By John Barron
The killing of twelve people at a midnight screening of the new Batman movie, The Dark Knight Rises, at a cinema in Aurora, Colorado, early this past Friday has united a nation in grief, yet also divided Americans along predictable lines.
The shooting was made all the more shocking by the everyday nature of the setting: a suburban multiplex on a summer night, showing the latest in a blockbuster franchise — a special treat for holidaying kids, their parents, and twenty-something fans of the superhero series.
A number of movie-goers were in Batman-themed fancy dress, so the tall young man who left the cinema then came back through an emergency exit dressed like a member of a SWAT team didn’t look completely out of place.
Until he set off gas canisters and the shooting on the screen was interrupted by dozens of horribly real gunshots.
Equally disturbing was the meticulous planning by the alleged gunman, 24 year old James Holmes — a high-achieving honours student until a few months ago, when something apparently went very wrong.
Holmes had been a PhD candidate in neuroscience and applied that intelligence to acquiring deadly weapons, armor, a gas mask, and canisters to execute his deadly attack.
He also rigged his apartment with booby traps and reportedly set loud music to a timer — presumably to lure neighbors or police into another deadly ambush.

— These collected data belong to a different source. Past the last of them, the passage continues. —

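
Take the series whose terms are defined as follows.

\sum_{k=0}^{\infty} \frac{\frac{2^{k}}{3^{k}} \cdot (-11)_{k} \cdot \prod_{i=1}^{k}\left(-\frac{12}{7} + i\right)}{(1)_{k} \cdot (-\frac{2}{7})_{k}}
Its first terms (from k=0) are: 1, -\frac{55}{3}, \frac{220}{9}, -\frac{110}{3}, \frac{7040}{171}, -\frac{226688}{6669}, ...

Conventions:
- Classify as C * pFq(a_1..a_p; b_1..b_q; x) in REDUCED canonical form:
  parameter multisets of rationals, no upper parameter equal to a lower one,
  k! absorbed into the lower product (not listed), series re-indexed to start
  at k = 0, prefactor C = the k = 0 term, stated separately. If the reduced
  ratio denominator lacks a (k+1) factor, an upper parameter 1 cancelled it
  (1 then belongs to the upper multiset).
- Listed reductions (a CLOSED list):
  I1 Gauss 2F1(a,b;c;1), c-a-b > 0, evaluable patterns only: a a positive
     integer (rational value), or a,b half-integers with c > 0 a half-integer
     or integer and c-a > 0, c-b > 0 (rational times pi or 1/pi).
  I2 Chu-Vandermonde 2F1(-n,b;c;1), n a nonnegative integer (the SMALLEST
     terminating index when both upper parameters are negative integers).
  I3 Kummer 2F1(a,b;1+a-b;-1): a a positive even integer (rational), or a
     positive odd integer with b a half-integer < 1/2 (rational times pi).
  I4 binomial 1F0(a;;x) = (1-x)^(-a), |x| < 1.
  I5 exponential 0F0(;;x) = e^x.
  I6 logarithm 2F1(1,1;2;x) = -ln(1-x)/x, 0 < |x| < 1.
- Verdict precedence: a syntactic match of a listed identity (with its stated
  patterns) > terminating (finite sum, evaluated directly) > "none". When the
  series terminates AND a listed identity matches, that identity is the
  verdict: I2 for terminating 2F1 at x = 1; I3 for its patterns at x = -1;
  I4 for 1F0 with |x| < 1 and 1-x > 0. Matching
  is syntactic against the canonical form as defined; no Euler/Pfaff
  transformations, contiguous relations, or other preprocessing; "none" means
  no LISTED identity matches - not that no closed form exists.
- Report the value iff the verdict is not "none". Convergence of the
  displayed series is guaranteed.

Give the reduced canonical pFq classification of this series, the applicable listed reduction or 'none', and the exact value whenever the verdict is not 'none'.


x = \frac{2}{3} here; the reduced form reads 2F1, upper {-11, -\frac{5}{7}}, lower {-\frac{2}{7}}, C = 1. Verdict: terminating at k = 11: the factor (-11)_k kills every later term; summing the 12 survivors is exact. Value: -\frac{3214805347682}{376339412709}.

The tell: from the first term 1: the two geometric factors (C = 1) combine into one argument.
Term ratio: r(k) = \frac{2}{3} * (k-11) (k-\frac{5}{7}) / [(k-\frac{2}{7}) (k+1)] ; factor over Q: parameters, x = \frac{2}{3}, and C = 1.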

When he was apprehended, he told the arresting officers he was the Batman character The Joker. His hair and beard had reportedly been dyed red.

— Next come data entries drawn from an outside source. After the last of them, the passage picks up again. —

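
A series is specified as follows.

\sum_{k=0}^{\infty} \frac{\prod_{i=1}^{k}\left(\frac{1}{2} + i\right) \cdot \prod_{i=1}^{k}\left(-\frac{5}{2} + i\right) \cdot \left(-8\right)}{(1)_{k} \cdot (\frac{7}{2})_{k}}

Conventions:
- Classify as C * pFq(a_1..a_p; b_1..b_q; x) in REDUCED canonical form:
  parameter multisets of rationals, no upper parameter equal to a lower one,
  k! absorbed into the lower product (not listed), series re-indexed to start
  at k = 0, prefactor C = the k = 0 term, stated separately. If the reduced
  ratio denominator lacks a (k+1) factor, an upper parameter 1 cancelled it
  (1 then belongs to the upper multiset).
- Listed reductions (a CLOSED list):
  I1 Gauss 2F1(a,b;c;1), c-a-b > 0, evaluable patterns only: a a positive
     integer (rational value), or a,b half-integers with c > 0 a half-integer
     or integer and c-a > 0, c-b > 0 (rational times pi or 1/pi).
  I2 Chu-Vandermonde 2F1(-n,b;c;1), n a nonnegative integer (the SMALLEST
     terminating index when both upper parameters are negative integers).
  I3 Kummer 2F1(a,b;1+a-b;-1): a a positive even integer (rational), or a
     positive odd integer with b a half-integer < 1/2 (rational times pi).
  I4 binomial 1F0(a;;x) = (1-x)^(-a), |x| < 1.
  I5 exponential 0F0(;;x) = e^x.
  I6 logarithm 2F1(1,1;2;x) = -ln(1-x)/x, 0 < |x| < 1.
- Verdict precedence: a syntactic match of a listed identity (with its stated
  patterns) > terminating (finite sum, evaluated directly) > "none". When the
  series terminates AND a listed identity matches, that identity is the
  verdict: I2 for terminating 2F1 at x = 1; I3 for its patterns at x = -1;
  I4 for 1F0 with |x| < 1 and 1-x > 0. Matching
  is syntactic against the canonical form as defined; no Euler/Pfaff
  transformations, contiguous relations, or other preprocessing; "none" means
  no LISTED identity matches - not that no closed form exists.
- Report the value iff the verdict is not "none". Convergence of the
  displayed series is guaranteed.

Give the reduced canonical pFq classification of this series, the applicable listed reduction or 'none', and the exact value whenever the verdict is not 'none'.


At argument 1: a 2F1 with upper {-\frac{3}{2}, \frac{3}{2}}, lower {\frac{7}{2}}, scaled by C = -8. Verdict (x = 1): Gauss (I1, half-integer pattern) applies (x = 1; upper {-\frac{3}{2}, \frac{3}{2}} half-integers, c = \frac{7}{2} in the evaluable pattern). Its exact value is \left(-\frac{75}{64}\right) \cdot \pi.

First insight: with t_0 = -8, (1)_k (C = -8, x = 1) is k! itself.
Adjacent-term ratio: r(k) = 1 * (k-\frac{3}{2}) (k+\frac{3}{2}) / [(k+\frac{7}{2}) (k+1)] - rational; roots negated = parameters, x = 1, C = -8.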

While James Holmes is almost certainly suffering from a major mental illness, he is generally being portrayed by the media as a sinister, highly intelligent villain: someone who is evil rather than someone suffering a sickness over which they have no control.
While both President Barack Obama and Republican candidate Mitt Romney cancelled campaign events and have suspended election advertising in Colorado, the politics of such a tragedy are inescapable.

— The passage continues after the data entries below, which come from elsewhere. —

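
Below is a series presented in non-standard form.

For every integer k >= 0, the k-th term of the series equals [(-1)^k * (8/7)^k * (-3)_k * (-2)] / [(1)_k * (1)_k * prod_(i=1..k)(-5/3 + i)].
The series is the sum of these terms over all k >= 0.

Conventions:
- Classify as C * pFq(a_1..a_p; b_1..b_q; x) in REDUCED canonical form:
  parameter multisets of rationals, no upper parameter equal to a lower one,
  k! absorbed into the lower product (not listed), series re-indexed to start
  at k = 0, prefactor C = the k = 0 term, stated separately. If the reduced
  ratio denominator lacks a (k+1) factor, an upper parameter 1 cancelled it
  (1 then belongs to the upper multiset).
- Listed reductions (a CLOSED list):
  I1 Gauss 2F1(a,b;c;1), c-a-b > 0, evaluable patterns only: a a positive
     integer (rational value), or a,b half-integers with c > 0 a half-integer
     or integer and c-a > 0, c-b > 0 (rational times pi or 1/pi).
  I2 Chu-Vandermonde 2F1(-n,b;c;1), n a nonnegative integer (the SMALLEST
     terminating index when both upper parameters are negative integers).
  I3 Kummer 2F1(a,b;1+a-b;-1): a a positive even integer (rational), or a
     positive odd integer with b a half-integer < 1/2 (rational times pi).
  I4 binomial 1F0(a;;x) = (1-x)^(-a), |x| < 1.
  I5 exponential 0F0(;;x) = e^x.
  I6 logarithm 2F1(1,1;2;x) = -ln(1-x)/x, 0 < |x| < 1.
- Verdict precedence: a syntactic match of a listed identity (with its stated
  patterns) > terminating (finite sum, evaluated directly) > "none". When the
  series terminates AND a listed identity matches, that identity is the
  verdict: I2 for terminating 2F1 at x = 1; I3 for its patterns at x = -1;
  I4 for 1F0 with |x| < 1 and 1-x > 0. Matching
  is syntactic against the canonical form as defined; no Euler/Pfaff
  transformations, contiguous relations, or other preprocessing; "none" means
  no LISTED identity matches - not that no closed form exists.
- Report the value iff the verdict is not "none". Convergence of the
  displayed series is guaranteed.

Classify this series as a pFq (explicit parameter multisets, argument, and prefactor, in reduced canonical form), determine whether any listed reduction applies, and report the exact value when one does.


x = -8/7 here; the reduced form reads 1F2, upper {-3}, lower {-2/3, 1}, C = -2. Verdict: terminating - no listed pattern fits, but -3 in the upper list cuts the series at k = 3; direct evaluation. Value: 9466/343.

Key step: from the first term -2: the (-1)^k factor (prefactor -2) folds into the argument's sign.
Consecutive-term ratio: r(k) = (-8/7) * (k-3) / [(k-2/3) (k+1) (k+1)] - rational in k, leading ratio (-8/7); with t_0 = -2, classification follows.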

New York mayor Michael Bloomberg said that "soothing words are nice" but immediately called on the candidates to "stand up and tell us what they’re going to do about" preventing such shooting incidents.
On Sunday, President Obama travelled to Aurora to meet with some of the victims' families and survivors.
The President asked that Americans focus on the victims and the survivors rather than the perpetrator. "I hope that over the next several days, next several weeks, next several months we all reflect on how we can do something about some of the senseless violence that ends up marring this country, but also reflect on all the wonderful people who make this the greatest country on earth."
Its difficult to see, however, that this mass shooting will jolt a divided nation into agreement on gun control any more than last year’s Arizona shootings, which claimed six lives and so nearly the life of Democratic congresswoman Gabrielle Giffords.
The massacre at Fort Hood in 2009, which took a dozen lives, and another at Virginia Tech, which claimed 32 lives in 2007 both failed to bridge the fundamental disagreement between those who see guns as the problem and others who see them as their best hope for protection in a violent world.
Although, after Virginia Tech, state laws to try and prevent mentally ill people purchasing guns were tightened.
Ultimately the issue should perhaps be on mental health services to identify and treat those in danger of becoming so removed from reality that there is no longer a barrier to such terrible actions.
But, of course, health care is an even more contentious issue in America these days than gun control.